Now you can create a new Kontakt instrument. In addition to setting it up multi-*timbrally* with 3 or however many tracks, you can also click on the menu and select multiple outputs. 16x Stereo is the option you want. This tells Logic: Hey, we're gonna create a Kontakt instrument that will be sending US up to sixteen stereo audio streams. Normally Logic only expects ONE audio stream coming back from Kontakt, so we have to specify the Multi-Output x16 Stereo option!







In the mixer view (Command-2 to open), you will now see there's a +/-* sign *on the instrument track. Clicking + several times will open up *auxiliary tracks*. This only works if you had specified Multi-Output when you *created* the Kontakt instrument in the menu - you can't add these auxes to a Stereo version of Kontakt. So if you have Stereo instruments that you want to turn into multi-Output, you gotta remove Kontakt from the track and load up a new Multi-Output Kontakt.






Notice how at the top it says Kontakt 3-4, Kontakt 5-6, 7-8, etc? Those are your outputs. The track actually called "My Instrument" will carry stereo output 1 (that is channels 1+2), the track called Aux 1 will carry stereo output 2 (that is channels 3+4), Aux2 will carry stereo output 3 (channels 5+6) and so on.

You can click the *-* button to remove aux tracks you don't need.

Great, the last step now is when you load in instruments. Look at the Flute + Clarinet screenshot above. See how they both say *Output: St 1* ? That means they will both send audio to Stereo Output 1. If I change the flute to *Output: St 2* the audio will flow onto the aux track "Aux 1." And if I change the Clarinet to *Output: St 3* it will flow onto Aux 2. Now I can eq the flute BUT NOT the clarinet, simply by inserting an EQ onto the Aux 1 in the Mixer view. Likewise I can use the volume faders to give a different loudness to the two instruments if I want. Basically anything you can do to 2 separate instruments, you can now do by controlling Aux1 and Aux2.


----------



## willie45 (Jul 4, 2020)

Hah! Right, I get it. I have managed the Multi-timbral thing now and it's doing what I want. I will add the second part in due course. 

This has made quite a difference to my grasp so thank you very much once more.


----------



## David Han (Jan 23, 2021)

I know this is an old thread, but I'm on Logic for the first time ever and this thread helped me a lot! However, I was following the instructions here and I faced this problem.

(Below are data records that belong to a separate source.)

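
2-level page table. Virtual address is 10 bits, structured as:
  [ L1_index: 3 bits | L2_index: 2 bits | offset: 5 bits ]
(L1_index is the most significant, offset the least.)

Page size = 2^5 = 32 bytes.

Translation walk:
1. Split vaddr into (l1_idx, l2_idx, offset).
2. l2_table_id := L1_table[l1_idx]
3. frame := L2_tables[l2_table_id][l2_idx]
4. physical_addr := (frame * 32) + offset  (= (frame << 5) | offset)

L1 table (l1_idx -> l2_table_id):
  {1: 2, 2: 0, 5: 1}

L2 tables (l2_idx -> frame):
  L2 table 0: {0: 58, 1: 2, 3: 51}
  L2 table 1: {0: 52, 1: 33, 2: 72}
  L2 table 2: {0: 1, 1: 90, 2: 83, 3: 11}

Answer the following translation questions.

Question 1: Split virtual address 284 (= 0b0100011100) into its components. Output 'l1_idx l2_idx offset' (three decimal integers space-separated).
vaddr = 284 = 0b0100011100
  top 3 bits -> l1_idx = 2
  next 2 bits -> l2_idx = 0
  bottom 5 bits -> offset = 28

Answer: 2 0 28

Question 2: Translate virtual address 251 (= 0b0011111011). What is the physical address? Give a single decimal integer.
vaddr = 251 = 0b0011111011
Split: l1_idx=1, l2_idx=3, offset=27
L1[1] = 2
L2[2][3] = 11
paddr = 11 * 32 + 27 = 379

Answer: 379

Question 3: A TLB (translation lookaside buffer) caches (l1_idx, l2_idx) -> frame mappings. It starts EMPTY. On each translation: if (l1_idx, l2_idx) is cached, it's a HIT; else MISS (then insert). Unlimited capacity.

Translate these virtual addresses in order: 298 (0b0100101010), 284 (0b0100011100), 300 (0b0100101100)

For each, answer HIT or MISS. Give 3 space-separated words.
vaddr=298: (2,1) not in TLB -> MISS, insert
vaddr=284: (2,0) not in TLB -> MISS, insert
vaddr=300: (2,1) in TLB -> HIT

Answer: MISS MISS HIT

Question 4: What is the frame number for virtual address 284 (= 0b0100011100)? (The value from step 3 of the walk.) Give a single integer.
Answer: 58

Derivation:
vaddr = 284: l1_idx=2, l2_idx=0
L1[2] = 0; L2[0][0] = 58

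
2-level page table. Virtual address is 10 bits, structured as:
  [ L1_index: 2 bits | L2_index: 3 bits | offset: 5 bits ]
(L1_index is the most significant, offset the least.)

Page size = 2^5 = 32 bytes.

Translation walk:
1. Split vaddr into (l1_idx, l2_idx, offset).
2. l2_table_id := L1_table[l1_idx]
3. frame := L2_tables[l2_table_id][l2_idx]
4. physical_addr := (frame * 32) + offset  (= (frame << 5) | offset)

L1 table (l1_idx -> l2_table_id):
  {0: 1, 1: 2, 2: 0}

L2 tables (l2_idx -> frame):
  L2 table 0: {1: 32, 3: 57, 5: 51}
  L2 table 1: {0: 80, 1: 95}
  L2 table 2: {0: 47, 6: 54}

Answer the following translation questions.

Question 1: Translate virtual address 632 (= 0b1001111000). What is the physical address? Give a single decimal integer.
Answer: 1848

Derivation:
vaddr = 632 = 0b1001111000
Split: l1_idx=2, l2_idx=3, offset=24
L1[2] = 0
L2[0][3] = 57
paddr = 57 * 32 + 24 = 1848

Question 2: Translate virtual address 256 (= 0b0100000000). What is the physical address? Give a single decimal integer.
vaddr = 256 = 0b0100000000
Split: l1_idx=1, l2_idx=0, offset=0
L1[1] = 2
L2[2][0] = 47
paddr = 47 * 32 + 0 = 1504

Answer: 1504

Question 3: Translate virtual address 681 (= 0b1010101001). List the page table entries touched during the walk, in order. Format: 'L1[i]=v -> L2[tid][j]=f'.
vaddr = 681 = 0b1010101001
Split: l1_idx=2, l2_idx=5, offset=9

Answer: L1[2]=0 -> L2[0][5]=51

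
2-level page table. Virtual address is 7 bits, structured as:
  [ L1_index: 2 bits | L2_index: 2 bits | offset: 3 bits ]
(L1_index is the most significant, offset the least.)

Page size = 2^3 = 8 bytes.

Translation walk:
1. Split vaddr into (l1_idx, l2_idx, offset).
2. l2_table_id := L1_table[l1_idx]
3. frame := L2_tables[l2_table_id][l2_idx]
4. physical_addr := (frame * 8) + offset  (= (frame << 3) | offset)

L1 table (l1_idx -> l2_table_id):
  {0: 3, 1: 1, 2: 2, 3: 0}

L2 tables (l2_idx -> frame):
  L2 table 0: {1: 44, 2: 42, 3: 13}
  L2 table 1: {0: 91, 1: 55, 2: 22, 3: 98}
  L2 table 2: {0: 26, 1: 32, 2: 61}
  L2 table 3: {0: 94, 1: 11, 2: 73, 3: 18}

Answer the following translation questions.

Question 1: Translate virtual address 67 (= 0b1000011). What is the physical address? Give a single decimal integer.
vaddr = 67 = 0b1000011
Split: l1_idx=2, l2_idx=0, offset=3
L1[2] = 2
L2[2][0] = 26
paddr = 26 * 8 + 3 = 211

Answer: 211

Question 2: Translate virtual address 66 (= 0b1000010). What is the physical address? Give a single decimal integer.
Answer: 210

Derivation:
vaddr = 66 = 0b1000010
Split: l1_idx=2, l2_idx=0, offset=2
L1[2] = 2
L2[2][0] = 26
paddr = 26 * 8 + 2 = 210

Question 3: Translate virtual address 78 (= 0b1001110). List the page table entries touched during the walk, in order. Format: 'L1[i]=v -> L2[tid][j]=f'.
vaddr = 78 = 0b1001110
Split: l1_idx=2, l2_idx=1, offset=6

Answer: L1[2]=2 -> L2[2][1]=32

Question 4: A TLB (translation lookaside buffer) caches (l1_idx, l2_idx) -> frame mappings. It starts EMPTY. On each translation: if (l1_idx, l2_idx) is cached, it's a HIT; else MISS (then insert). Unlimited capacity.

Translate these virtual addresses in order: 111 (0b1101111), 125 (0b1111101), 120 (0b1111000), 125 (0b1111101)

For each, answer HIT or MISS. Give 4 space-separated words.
vaddr=111: (3,1) not in TLB -> MISS, insert
vaddr=125: (3,3) not in TLB -> MISS, insert
vaddr=120: (3,3) in TLB -> HIT
vaddr=125: (3,3) in TLB -> HIT

Answer: MISS MISS HIT HIT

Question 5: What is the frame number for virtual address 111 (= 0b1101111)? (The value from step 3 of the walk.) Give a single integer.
Answer: 44

Derivation:
vaddr = 111: l1_idx=3, l2_idx=1
L1[3] = 0; L2[0][1] = 44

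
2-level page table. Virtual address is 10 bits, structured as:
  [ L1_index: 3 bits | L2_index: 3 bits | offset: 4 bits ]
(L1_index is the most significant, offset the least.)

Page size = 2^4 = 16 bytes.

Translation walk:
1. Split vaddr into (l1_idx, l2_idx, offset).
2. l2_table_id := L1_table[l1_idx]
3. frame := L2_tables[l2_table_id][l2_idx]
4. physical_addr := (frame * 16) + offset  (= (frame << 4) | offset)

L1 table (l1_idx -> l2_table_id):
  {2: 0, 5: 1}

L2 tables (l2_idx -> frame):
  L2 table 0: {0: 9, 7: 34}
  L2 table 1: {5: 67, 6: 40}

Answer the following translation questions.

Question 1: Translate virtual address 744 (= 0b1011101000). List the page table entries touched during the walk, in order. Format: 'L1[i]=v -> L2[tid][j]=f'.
Answer: L1[5]=1 -> L2[1][6]=40

Derivation:
vaddr = 744 = 0b1011101000
Split: l1_idx=5, l2_idx=6, offset=8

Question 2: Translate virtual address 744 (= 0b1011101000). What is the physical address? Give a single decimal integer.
Answer: 648

Derivation:
vaddr = 744 = 0b1011101000
Split: l1_idx=5, l2_idx=6, offset=8
L1[5] = 1
L2[1][6] = 40
paddr = 40 * 16 + 8 = 648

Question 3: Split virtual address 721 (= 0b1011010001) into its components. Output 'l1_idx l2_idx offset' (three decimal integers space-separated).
Answer: 5 5 1

Derivation:
vaddr = 721 = 0b1011010001
  top 3 bits -> l1_idx = 5
  next 3 bits -> l2_idx = 5
  bottom 4 bits -> offset = 1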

Whenever I play the Ch1 track of Kontakt, it shows it's playing from all the tracks instead of one. Can anyone help me fix this?


----------



## Dewdman42 (Jan 23, 2021)

it shows that on the track header, but not on the mixer, right?

you are using LogicPro in multi-timbral mode. The track header of all those 4 tracks are all associated with the single multi-timbral instrument channel. They do not show the meters of the aux channels. Also the fader/mute/solo of those track headers only effect the primary instrument channel in the mixer...not the aux channels.... so what you see on the track headers will always be linked to the main instrument channel...not the aux channels. that is just a quirk of LogicPro and the way they have made multi-timbral functionality work. I tend to disable faders/mute/solo on the track headers just to avoid any confusion.

if you want something more, then you can route through the environment instead. Then each source track will be a pure midi track...and the meter will show values of the midi activity, rather then audio, the mute/solo will effect midi, not audio...but all the track headers will be completely separated.. 

In the environment create a multi instrument that cables to the instrument strip with Kontakt. Then reassign the tracks one at at a time to up to 16 midi channels of that multi-instrument. Then you'll see what I mean.


----------



## jcrosby (Jan 24, 2021)

willie45 said:


> Anyway, if I open a new project in Logic, start a new track and add any Kontakt instrument eg a Violin it works fine. If I create another track and try to open another instrument, lets say a piano, in Kontakt with the intention of having it play separately in that track, what I actually get is the same Kontakt window with the violin from track 1 on it and also the piano which both play at the same time on track 1 but ( IIRC - I'm confused ) nothing in track 2.


The main thing, as others have pointed out, is that you need to make a multi-timbral instrument.
But it also sounds like you were using one of the options shown below in the screenshot. All of them could result in very confusing results if you don't understand what each mean.

*New Track with Duplicate Settings *will create a duplicate of the current instrument you're using. It's an entire new instrument with all of the settings copied over to it. You might use this for example to process a copy of the same instrument differently. A bass guitar for example... You could have a DI sampled bass guitar and keep one track as the DI, and process the copy through an amp sim... (The MIDI Doesn't copy over, you either copy it manually or use MIDI aliases.)

*New Track with Next Instrument *This makes more sense when you're using a multi instrument. It creates a new midi track that sends midi to the current instrument, but the MIDI will be routed to the next channel. Confusingly if you have a multi instrument inserted the name changes to *New Track with Next MIDI Channel.* So for example lets say you create a _multi_ instrument with 8 channels but later realize you need more (E.G. a VEP instance you decide to add more patches to later...) Your multi would be assigned to channels 1-8 by default, this option lets you add MIDI tracks for channels 9-16.

*New Track with Same Instrument* This does just what it says... It creates new MIDI tracks that are all routed to the same instrument. Probably the most obvious use of this is using discrete MIDI channels on a single channel drum kit instrument... So for example you could create 1 MIDI track for the kick another for the snare, etc. This can actually be really useful. You could Bounce each track in place, (soloing and bouncing one midi track at a time), and you'd wind up with discrete audio files for kick, snare, etc, even though they all originated from a single channel instrument...


----------



## Kent (Feb 9, 2021)

I always hide the level meters and volume faders in the track headers anyways—props to anybody who can use those to mix accurately!


----------